As for #1, here’s the code in spawn as it stands now:

pub fn spawn<F: 'static>(constructor: F) -> Result<(JoinHandle<Result<(), ComponentError>>, Sender<ComponentRequest<ClockRequest>>), ComponentError>
where
    F: Fn() -> Clock + Send,
{

    let (tx, rx) = channel();
    let cloned_tx = tx.clone();

    let handle = thread::spawn(move || {
        let mut c = constructor();
        c.cmd_bus_tx = cloned_tx;
        c.cmd_bus_rx = rx;

        // Set up SIGINT handling for this clock component in particular
        let cloned_tx = c.cmd_bus_tx.clone();
        set_signal_handler(&[Signal::Int, Signal::Term], move |_signals| {
            println!("clock component received SIGINT/SIGTERM!");
            cloned_tx.send(ComponentRequest::Lifecycle(ComponentLifecycleRequest::Shutdown)).expect("failed to send shutdown");
        });

        // Control loop
        loop {
            let msg = c.recv_request()?;

            match msg {
                // Lifecycle handling
                ComponentRequest::Lifecycle(req) => {
                    match req {
                        ComponentLifecycleRequest::Shutdown => { break }
                    }
                },

                // Simple request-response handling
                ComponentRequest::Operation(req) => {
                    // Maybe we should do something with the result below...
                    let _ = c.handle_simple_req(req)?;
                    thread::yield_now();
                }
            }
        }

        Ok(())
    });

    Ok((handle, tx))
}

The reason this code can’t just wholesale be the start method is because of it’s prescription of a concurrency/parallelism mechanism (std::thread).

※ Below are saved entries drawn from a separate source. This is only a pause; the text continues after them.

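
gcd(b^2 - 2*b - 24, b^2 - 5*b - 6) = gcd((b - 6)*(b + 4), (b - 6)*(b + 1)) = b - 6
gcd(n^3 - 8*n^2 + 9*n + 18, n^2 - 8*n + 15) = n - 3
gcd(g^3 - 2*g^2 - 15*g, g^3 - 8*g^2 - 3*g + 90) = g^2 - 2*g - 15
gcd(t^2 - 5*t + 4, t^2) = 1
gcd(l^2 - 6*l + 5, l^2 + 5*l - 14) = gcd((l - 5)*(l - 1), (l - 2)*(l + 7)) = 1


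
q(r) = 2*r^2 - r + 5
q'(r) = 4*r - 1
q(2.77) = 17.58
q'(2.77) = 10.08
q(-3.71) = 36.24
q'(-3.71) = -15.84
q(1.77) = 9.50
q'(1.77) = 6.08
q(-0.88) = 7.43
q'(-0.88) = -4.52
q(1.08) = 6.25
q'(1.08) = 3.32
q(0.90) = 5.72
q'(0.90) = 2.60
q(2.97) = 19.67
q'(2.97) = 10.88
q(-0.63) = 6.42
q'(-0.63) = -3.52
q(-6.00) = 83.00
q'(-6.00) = -25.00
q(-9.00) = 176.00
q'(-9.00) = -37.00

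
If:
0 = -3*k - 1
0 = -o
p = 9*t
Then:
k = -1/3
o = 0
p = 9*t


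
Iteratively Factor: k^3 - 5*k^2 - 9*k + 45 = (k - 3)*(k^2 - 2*k - 15) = (k - 5)*(k - 3)*(k + 3)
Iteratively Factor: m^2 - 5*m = (m)*(m - 5)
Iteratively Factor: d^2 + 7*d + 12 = (d + 4)*(d + 3)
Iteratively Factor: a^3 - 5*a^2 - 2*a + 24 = (a + 2)*(a^2 - 7*a + 12) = (a - 3)*(a + 2)*(a - 4)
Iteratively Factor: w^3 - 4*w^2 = (w)*(w^2 - 4*w) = w^2*(w - 4)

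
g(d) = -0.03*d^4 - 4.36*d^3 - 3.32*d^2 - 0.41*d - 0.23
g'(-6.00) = -405.53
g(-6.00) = 785.59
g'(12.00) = -2170.97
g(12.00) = -8639.39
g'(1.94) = -63.40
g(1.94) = -45.78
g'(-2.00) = -38.49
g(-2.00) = 21.71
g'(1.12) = -24.42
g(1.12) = -11.03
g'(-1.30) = -13.62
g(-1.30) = 4.19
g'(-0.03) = -0.22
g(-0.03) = -0.22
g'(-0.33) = 0.36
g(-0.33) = -0.30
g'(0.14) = -1.60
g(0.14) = -0.36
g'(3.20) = -159.53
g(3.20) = -181.55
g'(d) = -0.12*d^3 - 13.08*d^2 - 6.64*d - 0.41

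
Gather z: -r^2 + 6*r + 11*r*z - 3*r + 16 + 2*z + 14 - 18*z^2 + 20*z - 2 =-r^2 + 3*r - 18*z^2 + z*(11*r + 22) + 28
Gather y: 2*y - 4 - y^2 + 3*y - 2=-y^2 + 5*y - 6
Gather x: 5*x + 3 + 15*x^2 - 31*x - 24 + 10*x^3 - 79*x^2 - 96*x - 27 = 10*x^3 - 64*x^2 - 122*x - 48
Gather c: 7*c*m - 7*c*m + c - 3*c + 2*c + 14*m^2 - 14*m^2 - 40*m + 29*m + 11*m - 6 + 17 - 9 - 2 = 0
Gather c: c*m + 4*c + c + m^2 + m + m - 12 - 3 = c*(m + 5) + m^2 + 2*m - 15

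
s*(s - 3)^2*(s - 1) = s^4 - 7*s^3 + 15*s^2 - 9*s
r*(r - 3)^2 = r^3 - 6*r^2 + 9*r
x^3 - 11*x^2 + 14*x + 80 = (x - 8)*(x - 5)*(x + 2)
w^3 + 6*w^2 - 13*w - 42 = (w - 3)*(w + 2)*(w + 7)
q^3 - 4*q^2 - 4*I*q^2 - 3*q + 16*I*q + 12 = (q - 4)*(q - 3*I)*(q - I)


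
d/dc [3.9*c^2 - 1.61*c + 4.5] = 7.8*c - 1.61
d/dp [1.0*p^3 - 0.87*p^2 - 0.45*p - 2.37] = 3.0*p^2 - 1.74*p - 0.45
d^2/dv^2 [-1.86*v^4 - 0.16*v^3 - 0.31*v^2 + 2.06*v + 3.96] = -22.32*v^2 - 0.96*v - 0.62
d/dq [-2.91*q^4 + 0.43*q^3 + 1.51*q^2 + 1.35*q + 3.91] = -11.64*q^3 + 1.29*q^2 + 3.02*q + 1.35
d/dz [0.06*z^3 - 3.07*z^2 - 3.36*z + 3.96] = 0.18*z^2 - 6.14*z - 3.36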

I can do better by moving the control loop code to start, however.

#2 is more of a concession, as I think ! does more for the user in signaling immediately that the method will block infinitely, but then again it’s probably not a big a deal, especially if I want to do something like return an exit code.

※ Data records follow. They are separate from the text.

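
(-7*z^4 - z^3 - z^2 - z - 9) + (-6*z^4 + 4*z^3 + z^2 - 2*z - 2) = -13*z^4 + 3*z^3 - 3*z - 11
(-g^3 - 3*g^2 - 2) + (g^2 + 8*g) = -g^3 - 2*g^2 + 8*g - 2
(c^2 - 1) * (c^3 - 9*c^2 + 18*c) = c^5 - 9*c^4 + 17*c^3 + 9*c^2 - 18*c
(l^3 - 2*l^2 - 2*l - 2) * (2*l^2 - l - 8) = 2*l^5 - 5*l^4 - 10*l^3 + 14*l^2 + 18*l + 16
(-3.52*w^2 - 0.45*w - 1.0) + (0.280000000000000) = -3.52*w^2 - 0.45*w - 0.72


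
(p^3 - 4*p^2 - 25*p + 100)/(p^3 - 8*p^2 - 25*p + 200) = (p - 4)/(p - 8)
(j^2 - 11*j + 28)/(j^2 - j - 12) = (j - 7)/(j + 3)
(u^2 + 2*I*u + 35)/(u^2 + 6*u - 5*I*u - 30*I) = (u + 7*I)/(u + 6)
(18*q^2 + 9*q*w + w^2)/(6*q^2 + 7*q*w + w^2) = (3*q + w)/(q + w)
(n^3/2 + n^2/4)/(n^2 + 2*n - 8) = n^2*(2*n + 1)/(4*(n^2 + 2*n - 8))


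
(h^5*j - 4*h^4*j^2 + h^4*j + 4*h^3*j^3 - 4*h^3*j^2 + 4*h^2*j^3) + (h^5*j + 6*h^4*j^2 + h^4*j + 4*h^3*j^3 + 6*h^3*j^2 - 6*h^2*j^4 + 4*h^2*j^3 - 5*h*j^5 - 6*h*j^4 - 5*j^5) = 2*h^5*j + 2*h^4*j^2 + 2*h^4*j + 8*h^3*j^3 + 2*h^3*j^2 - 6*h^2*j^4 + 8*h^2*j^3 - 5*h*j^5 - 6*h*j^4 - 5*j^5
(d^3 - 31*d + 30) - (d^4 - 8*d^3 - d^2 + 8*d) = -d^4 + 9*d^3 + d^2 - 39*d + 30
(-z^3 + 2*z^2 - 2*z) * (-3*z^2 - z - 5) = 3*z^5 - 5*z^4 + 9*z^3 - 8*z^2 + 10*z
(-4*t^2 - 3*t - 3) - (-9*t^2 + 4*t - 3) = 5*t^2 - 7*t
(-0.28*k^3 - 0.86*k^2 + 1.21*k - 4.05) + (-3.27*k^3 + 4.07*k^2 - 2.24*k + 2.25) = -3.55*k^3 + 3.21*k^2 - 1.03*k - 1.8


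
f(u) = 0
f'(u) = 0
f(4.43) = 0.00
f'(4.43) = 0.00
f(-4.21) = 0.00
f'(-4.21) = 0.00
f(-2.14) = 0.00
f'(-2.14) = 0.00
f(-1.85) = 0.00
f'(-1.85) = 0.00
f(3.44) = 0.00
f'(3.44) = 0.00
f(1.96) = 0.00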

As for #3, this is to make it a little clearer that Components must be able to handle simple requests of some message type M (hence HandleSimpleRequests<M>), which should make it a litte more clear how you have to interact with the component. I got this working by using rust’s associated types more heavily:

pub trait HandlesSimpleRequests {
    type Request;

    fn recv_request(&self) -> Result<ComponentRequest<Self::Request>, ComponentError>;
    fn get_request_chan(&self) -> Result<Sender<ComponentRequest<Self::Request>>, ComponentError>;
    fn handle_simple_req(&mut self, envelope: RequestResponse<Self::Request>) -> Result<(), ComponentError>;
}

And making sure the Component trait is a supertrait of that:

pub trait Component: HandlesSimpleRequests {
    fn get_name(&self) -> &str;
    fn start(&mut self) -> Result<(), ComponentError>;
    fn stop(&self) -> Result<(), ComponentError>;
}

I’ve updated the code in the example repo to reflect this – click here to see the commit directly.

Wrap-up

This was really fun for me to work through – I learned a lot more about rust on the way, so I wanted to share what I arrived at. A confluence of rust features – concurrency, traits, generics – have all come together to create a pattern that I think expresses very well the intent of the code and dictates a good/princpled structure.

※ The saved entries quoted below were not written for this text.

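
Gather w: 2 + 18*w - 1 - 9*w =9*w + 1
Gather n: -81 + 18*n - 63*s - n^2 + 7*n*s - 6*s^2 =-n^2 + n*(7*s + 18) - 6*s^2 - 63*s - 81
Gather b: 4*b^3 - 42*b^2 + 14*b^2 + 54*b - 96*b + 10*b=4*b^3 - 28*b^2 - 32*b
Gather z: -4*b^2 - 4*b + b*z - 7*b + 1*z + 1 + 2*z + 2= -4*b^2 - 11*b + z*(b + 3) + 3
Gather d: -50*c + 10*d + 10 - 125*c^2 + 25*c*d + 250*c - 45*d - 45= -125*c^2 + 200*c + d*(25*c - 35) - 35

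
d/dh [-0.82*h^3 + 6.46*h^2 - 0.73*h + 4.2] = -2.46*h^2 + 12.92*h - 0.73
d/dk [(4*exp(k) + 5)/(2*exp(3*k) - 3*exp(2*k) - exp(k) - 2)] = ((4*exp(k) + 5)*(-6*exp(2*k) + 6*exp(k) + 1) + 8*exp(3*k) - 12*exp(2*k) - 4*exp(k) - 8)*exp(k)/(-2*exp(3*k) + 3*exp(2*k) + exp(k) + 2)^2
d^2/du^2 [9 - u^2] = -2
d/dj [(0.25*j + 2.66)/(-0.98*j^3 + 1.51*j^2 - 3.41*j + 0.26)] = (0.49*j^3 + 7.4429*j^2 - 8.0332*j + 9.1356)/(0.9604*j^6 - 2.9596*j^5 + 8.9637*j^4 - 10.8078*j^3 + 12.4133*j^2 - 1.7732*j + 0.0676)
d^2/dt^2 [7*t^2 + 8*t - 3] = 14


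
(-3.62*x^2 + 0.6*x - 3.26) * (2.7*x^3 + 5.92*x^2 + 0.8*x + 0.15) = -9.774*x^5 - 19.8104*x^4 - 8.146*x^3 - 19.3622*x^2 - 2.518*x - 0.489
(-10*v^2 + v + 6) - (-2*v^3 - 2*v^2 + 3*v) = 2*v^3 - 8*v^2 - 2*v + 6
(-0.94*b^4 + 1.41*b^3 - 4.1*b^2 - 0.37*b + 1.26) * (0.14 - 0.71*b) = 0.6674*b^5 - 1.1327*b^4 + 3.1084*b^3 - 0.3113*b^2 - 0.9464*b + 0.1764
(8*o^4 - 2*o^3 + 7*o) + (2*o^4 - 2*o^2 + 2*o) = 10*o^4 - 2*o^3 - 2*o^2 + 9*o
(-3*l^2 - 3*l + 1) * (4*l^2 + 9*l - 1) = -12*l^4 - 39*l^3 - 20*l^2 + 12*l - 1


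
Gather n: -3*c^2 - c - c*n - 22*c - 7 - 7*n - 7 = -3*c^2 - 23*c + n*(-c - 7) - 14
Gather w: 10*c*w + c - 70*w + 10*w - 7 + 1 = c + w*(10*c - 60) - 6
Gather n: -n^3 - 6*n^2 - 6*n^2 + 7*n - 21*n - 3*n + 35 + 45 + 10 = -n^3 - 12*n^2 - 17*n + 90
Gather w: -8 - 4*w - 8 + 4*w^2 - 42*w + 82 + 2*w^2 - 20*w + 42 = 6*w^2 - 66*w + 108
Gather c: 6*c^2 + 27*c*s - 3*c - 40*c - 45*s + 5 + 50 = 6*c^2 + c*(27*s - 43) - 45*s + 55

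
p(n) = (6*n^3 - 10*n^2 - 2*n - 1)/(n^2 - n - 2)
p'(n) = (1 - 2*n)*(6*n^3 - 10*n^2 - 2*n - 1)/(n^2 - n - 2)^2 + (18*n^2 - 20*n - 2)/(n^2 - n - 2)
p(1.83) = 2.86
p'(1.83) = -29.23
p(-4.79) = -34.21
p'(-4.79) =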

While I didn’t go as far as to make this a library, since I’m not 1000% sure I’ve created a architecture/API surface worth of sharing and replicating, I’m happy to leave it for people to gawk at and criticize online. I’d love to hear any suggestions on how this could be improved or done better, feel free to reach out.

UPDATE As always, thanks to folks for asking questions and giving feedback on reddit!